In France, public sector organizations and certain companies subject to the General Security Requirements (Référentiel Général de Sécurité, RGS) are faced with the dual challenge of automating the management of their digital certificates, while complying with strict security standards.
Digital certificates: towards an ever-shorter lifespan
Since November 2024, RGS-certified certification authority Certigna has reduced the lifetime of its SSL/TLS and eIDAS certificates to 90 days. This decision is part of a global industry initiative to strengthen the security of online exchanges:
- Apple plans a lifetime of just 45 days in 2027, after a first stage of 200 days in 2025 and then 100 days in 2026.
- In March 2023, Google announced its intention to reduce the maximum validity of public TLS certificates from 398 days to 90 days.
- Mozilla is also considering reducing the lifetime of certificates for its Firefox browser.
For organizations, this drastic reduction in certificate lifespan means a multiplication of renewals: with certificates valid for only 45 days, companies will have to renew their certificates around 8 times a year for each domain, compared with once every 13 months at present.
The challenge of automating RGS-compliant certificates
Meanwhile, the General Security Reference System (RGS) requires public organizations, trusted service providers and organizations supplying security products to use digital certificates with Organization Validation (OV) or Extended Validation (EV).
As a reminder, digital certificates, issued by certification authorities (CAs), are of three types:
- DV (Domain Validation): validation that the owner of a website has administrative control over the domain.
- OV (Organisation Validation): validation of an organization’s identity in addition to domain validation.
- EV (Extended Validation): extended organization validation, which provides the highest level of SSL security.

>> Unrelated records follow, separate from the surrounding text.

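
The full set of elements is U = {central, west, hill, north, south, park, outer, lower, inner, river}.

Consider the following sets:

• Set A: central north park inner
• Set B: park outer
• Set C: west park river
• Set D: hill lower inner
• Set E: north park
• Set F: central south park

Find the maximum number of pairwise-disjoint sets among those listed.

D, F are pairwise disjoint (D={hill,lower,inner}; F={central,south,park}).
Every remaining set overlaps one of these, and no 3 of the listed sets are pairwise disjoint, so 2 is the maximum.

2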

In this context, organizations that are subject to RGS face the challenge of reconciling the automation of SSL/TLS certificate management, with its increasingly short lifespan, and high security requirements.
This is why Certigna has launched a new portal that supports the ACME protocol and complies with the CAB Forum, eIDAS and RGS standards. This protocol automates the renewal of certificates, which now have a lifetime of 90 days. By combining the ACME protocol with an organization validation that is valid for 12 months, Certigna offers automatic certificate renewal 4 times a year. Clients of this certification authority who do not use the ACME protocol will have to make an OV validation, with all the necessary supporting documents, every 3 months in their existing interface.
Note that the ACME protocol is based on interaction between an ACME client and a certification authority (CA) such as Let’s Encrypt, which is popular with many organizations because it issues certificates free of charge. However, this CA only provides certificates with domain validation (DV), which are therefore not RGS-compliant. ANSSI is working on a set of requirements to solve this headache. This initiative, supported by a BPI call for projects, aims to develop RGS-compliant ACME client and server solutions.
With certificate lifespans becoming shorter and shorter, and security requirements becoming more stringent, a purely manual approach to certificate management is no longer recommended. Too time-consuming, it generates numerous risks: unsecured processes, risk of service interruption, etc.
BerryCert: certificate management and RGS compliance
With its BerryCert CLM, Digitalberry responds to these requirements, positioning itself as an ACME server to organizations’ internal machines, and an ACME client to certification authorities. This architecture makes ACME compatible systems that do not natively support it, such as Microsoft’s internal PKI (ADCS), thus meeting a crucial need for interoperability in the complex environments of large organizations.
BerryCert automates certificate management and now integrates with the Certigna certification authority via the ACME protocol, enabling automatic certificate retrieval, with two distribution options:
- Direct availability to owners via the interface, with notifications and downloads in various formats
- Extensive automation to machines and applications using automation protocols, ACME or others, without necessarily exposing the machines to the Internet.
This flexibility addresses the diverse certificate management needs of organizations.
By positioning itself as an intelligent proxy, BerryCert extends the services offered by Certigna, which cannot automate all their requests directly via ACME. The CLM manages both automatic and manual requests, and enables organization validation to be renewed only every 12 months, while certificates are renewed every 3 months via the ACME protocol.
This centralized approach not only enables efficient management of different types of request, but also automates renewal for machines which, for security or architectural reasons, cannot be exposed directly to the Internet. In other words, BerryCert offers a robust and secure solution for complete certificate lifecycle management in constrained environments.